Another such moment came in the wake of the last Super Bowl, when Oakland Raiders teammates harangued center Barret Robbins for disappearing just before the big game, apparently amid a bipolar episode. "What was incredible - without the mental health community generating a press release at the time, it was really spontaneous - was that many of the sports writers and columnists turned on the Raiders . . . and came to Robbins' defense," Carolla said.
Such breakthroughs help lay a foundation for government action, Carolla said. "Those have been helping to set the stage and create a moment of opportunity for the president or whoever else wants to seize it."
The commission's final report, initially due out in April, has been working its way through internal White House reviews before formal presentation to the president, Carolla said.
While Bush's potential 2004 Democratic opponents have been discussing health care, "none of them are talking with this kind of specificity about the mental health system. So he is out there and has been leading," Carolla said.
Some advocates aren't optimistic that the final report will have a huge impact. "We've heard from the commission that they've been told to put things in the report that can be done by executive order" - not legislation that would require funding, Gantt said.
"It's not going to be a sweeping and radical set of recommendations," Carolla said, "but it certainly will probably be a first step down a road toward a series of comprehensive reforms."
Gay hopes the president will tackle mental illness with the same commitment he has shown for fighting AIDS in Africa. Such attention to mental health, Gay said, has the potential to affect not just those who are ill but their loved ones.

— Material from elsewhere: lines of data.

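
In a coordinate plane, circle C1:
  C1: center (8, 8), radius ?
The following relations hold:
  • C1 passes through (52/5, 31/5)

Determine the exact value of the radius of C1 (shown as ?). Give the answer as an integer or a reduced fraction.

3

1. [C1∋P]  r_C1² − 9 = 0  ⇒  r_C1 = 3 (r>0 drops 1)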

"I think it'll be a big motivator towards moving us away from all this stigma associated with mental illness," he said. "When our elected officials finally come out and acknowledge this and say we're going to give it equal footing, I think it will break down a lot of barriers."
Untreated mental illness is the scourge of jails, crisis systems, emergency rooms, homeless shelters and morgues, Gantt said.
"People with mental illnesses," she said, "you don't put them to bed like they have a cold and in a couple of days they'll be OK."
(c) 2003, The Dallas Morning News. Distributed by Knight Ridder/Tribune News Service.